From the perspective of “intelligence”, it is divided into six capability dimensions:
- Mesh & Texture Understanding. It should be able to recognize irregular and uniquely shaped meshes as well as diversified textures with rich semantic information. This involves basic open-vocabulary object recognition, OCR capabilities and etc.
- Spatial Understanding. It should possess basic spatial perception abilities, enabling accurate judgment of the relative positions of objects in an image,spatial constraints between different objects, and even direct distance estimation.
- Common Sense & World Knowledge Transfer. It should acquire world knowledge and common sense from large-scale pretraining and apply such priors to corresponding tasks. For example, associating visual information with world knowledge to align it with user requirements.
- Semantic Instruction Understanding. It should retain strong language comprehension abilities, enabling it to extract user needs from natural interactions or understand the implicit goals of a task, and then execute dynamic action sequences. Instead of template instructions like “pick A and then place it to B”.

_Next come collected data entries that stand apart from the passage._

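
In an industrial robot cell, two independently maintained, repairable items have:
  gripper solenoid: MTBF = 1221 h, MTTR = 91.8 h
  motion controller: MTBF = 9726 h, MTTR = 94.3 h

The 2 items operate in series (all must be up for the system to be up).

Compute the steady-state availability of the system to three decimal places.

A(gripper solenoid) = MTBF/(MTBF+MTTR) = 1221/(1221+91.8) = 0.930073
A(motion controller) = MTBF/(MTBF+MTTR) = 9726/(9726+94.3) = 0.990397
Series availability: 0.930073 × 0.990397 = 0.921

0.921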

- Physical Laws Understanding. It should understand the principles of the physical world, such as friction, gravity, acceleration, and even fundamental physical concepts like the lever principle.
- Long-Horizon Reasoning. Reasoning here primarily refers to the ability to plan for long-horizon, multi-step tasks, where logical correlations between multiple action steps are required. Broader reasoning encompasses several of the aforementioned abilities, such as semantic inference, the incorporation of world knowledge, and alignment between vision and task objectives. However, in this context, we focus solely on the former.